Reputation: 34800
I want to make sure I have correctly understood the (draft) spec, which states:
The redirection endpoint URI MUST be an absolute URI as defined by
[RFC3986] section 4.3. The endpoint URI MAY include an
"application/x-www-form-urlencoded" formatted
([W3C.REC-html401-19991224]) query component ([RFC3986] section 3.4), which MUST be retained when adding additional query parameters. The
endpoint URI MUST NOT include a fragment component.
Reason I ask is that neither Google or Facebook appear to preserve any querystrings.
Upvotes: 4
Views: 5012
Reputation: 335
Re-reading the spec it appears that the quoted section of the spec applies not to the OAuth server's handling of URIs but the OAuth client's handling of the original endpoint URI it is given.
In other words it's saying that if I say that my OAuth endpoint which you have to use when redirecting to my server for an OAuth authorization is:
http://example.com/oauth.php?endpoint=token
Then when the client is adding the ?response_type=code&client_id=...&state=...&redirect_uri=...

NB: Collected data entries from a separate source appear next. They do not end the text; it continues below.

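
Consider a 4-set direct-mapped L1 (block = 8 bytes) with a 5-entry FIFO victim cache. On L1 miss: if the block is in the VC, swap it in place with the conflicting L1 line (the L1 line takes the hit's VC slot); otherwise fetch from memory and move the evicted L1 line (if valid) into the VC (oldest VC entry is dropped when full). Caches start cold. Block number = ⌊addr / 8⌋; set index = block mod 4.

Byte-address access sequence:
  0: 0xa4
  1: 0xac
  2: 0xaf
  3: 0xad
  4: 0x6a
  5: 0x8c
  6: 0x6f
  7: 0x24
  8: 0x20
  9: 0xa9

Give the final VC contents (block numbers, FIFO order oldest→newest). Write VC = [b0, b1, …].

VC = [13, 17, 20]

0: 0xa4 (blk 20, set 0) → MISS  vc=[]
1: 0xac (blk 21, set 1) → MISS  vc=[]
2: 0xaf (blk 21, set 1) → L1-HIT  vc=[]
3: 0xad (blk 21, set 1) → L1-HIT  vc=[]
4: 0x6a (blk 13, set 1) → MISS  vc=[21]
5: 0x8c (blk 17, set 1) → MISS  vc=[21, 13]
6: 0x6f (blk 13, set 1) → VC-HIT  vc=[21, 17]
7: 0x24 (blk 4, set 0) → MISS  vc=[21, 17, 20]
8: 0x20 (blk 4, set 0) → L1-HIT  vc=[21, 17, 20]
9: 0xa9 (blk 21, set 1) → VC-HIT  vc=[13, 17, 20]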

to the URI it is not permitted to discard the "?endpoint=token" in the original endpoint uri and MUST use the URI:
http://example.com/oauth.php?endpoint=token&response_type=code&client_id=...&state=...&redirect_uri=...
So, at least as far as that part of the spec goes there's nothing there saying that Facebook, Google, etc... have to preserve any unknown query arguments besides the 'state' one.
Technically you might be able to use the &state=
parameter to pass along custom data in say JSON format. Though that may or may not work. IIRC I noticed that Meetup's implementation of OAuth 2 appears to mangle the state when you use special characters. Something that I believe is against spec.